Holmes v. City of Carondelet

38 Mo. 551 | Mo. | 1866

Wasner, Judge,

delivered the opinion of the court.

This case cannot be distinguished from Graham v. City of Carondelet, 33 Mo. 262. The main question is precisely the same, and it must therefore be considered as determined and no longer open for our consideration.

The counsel for the appellant cites and relies upon several cases reported in 22 & 26 Mo.; but upon an examination of those cases it will be seen that they are dissimilar and not in point. They are not adjudications on the same question, although they relate to the same subject matter. All that they determine is, that the cities of St. Louis and Carondelet by their corporate authorities had power to make leases containing a clause of forfeiture for non-payment ■ of rent reserved, and that such forfeiture, when declared in proper form according to the rules of law governing the matter, could not be relieved against.

The question as to whether the forfeiture was legally declared, which is the very question here, was not before the court in those cases; but it was before the court, and expressly passed upon and adjudicated, in Graham’s case.

But it is further insisted, that the proceedings and judgment in the former case between the parties constituted a bar to the respondent’s recovery in this case. It seems that the City of Carondelet brought ejectment against the respondent in 1856 to recover possession of the premises now in controversy, and had judgment in 1858.
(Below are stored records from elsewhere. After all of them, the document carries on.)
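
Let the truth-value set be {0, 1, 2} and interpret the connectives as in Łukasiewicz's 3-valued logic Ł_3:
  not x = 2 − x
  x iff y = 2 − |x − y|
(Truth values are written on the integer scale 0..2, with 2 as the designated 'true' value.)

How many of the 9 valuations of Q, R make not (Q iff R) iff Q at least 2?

Q = 0, R = 0 ↦ 2  ≥
Q = 0, R = 1 ↦ 1  <
Q = 0, R = 2 ↦ 0  <
Q = 1, R = 0 ↦ 2  ≥
Q = 1, R = 1 ↦ 1  <
Q = 1, R = 2 ↦ 2  ≥
Q = 2, R = 0 ↦ 2  ≥
Q = 2, R = 1 ↦ 1  <
Q = 2, R = 2 ↦ 0  <
So 4 of the 9 assignments meet the threshold.

4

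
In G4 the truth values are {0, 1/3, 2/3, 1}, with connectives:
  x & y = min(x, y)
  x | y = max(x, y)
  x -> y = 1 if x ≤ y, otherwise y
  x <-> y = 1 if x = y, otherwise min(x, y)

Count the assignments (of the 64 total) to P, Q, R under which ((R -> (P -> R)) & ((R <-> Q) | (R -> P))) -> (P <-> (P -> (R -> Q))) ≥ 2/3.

value 1: 16 assignments (counts)
value 2/3: 11 assignments (counts)
value 1/3: 15 assignments
value 0: 22 assignments
So 27 of the 64 assignments meet the threshold.

27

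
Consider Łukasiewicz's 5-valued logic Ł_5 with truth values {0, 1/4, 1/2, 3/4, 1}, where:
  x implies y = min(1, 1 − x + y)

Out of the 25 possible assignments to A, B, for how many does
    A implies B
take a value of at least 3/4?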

By the common law, contrary to the rules which govern in other actions, an action of ejectment may be brought repeatedly for the same thing, and the previous judgment will not constitute an estoppel. By the R. 0. 1855, p. 695, § 33, it was provided that a judgment in ejectment should be a bar to any other action between the same parties, or those claiming under them, as to the same subject matter, except in case of judgment by non-suit. An adjudication was made on this statute in the case of Miles v. Caldwell, 2 Wal. (U. S.) 35, and its propriety was strongly vindicated and extolled, as being peculiarly proper and appropriate in this country, *553where ejectment is often used' to try the title of real .estate. But in 1857 this statutory provision making judgments in ejectment a bar was repealed by the Legislature, and the law restored as it previously existed—Slevin v. Brown, 32 Mo. 176. This suit was commenced in 1863, and is not affected by the statute as it existed prior to the repeal of the section creating the bar.

The judgment will be affirmed.

Judge Eagg concurs ; Judge Holmes being interested did not sit.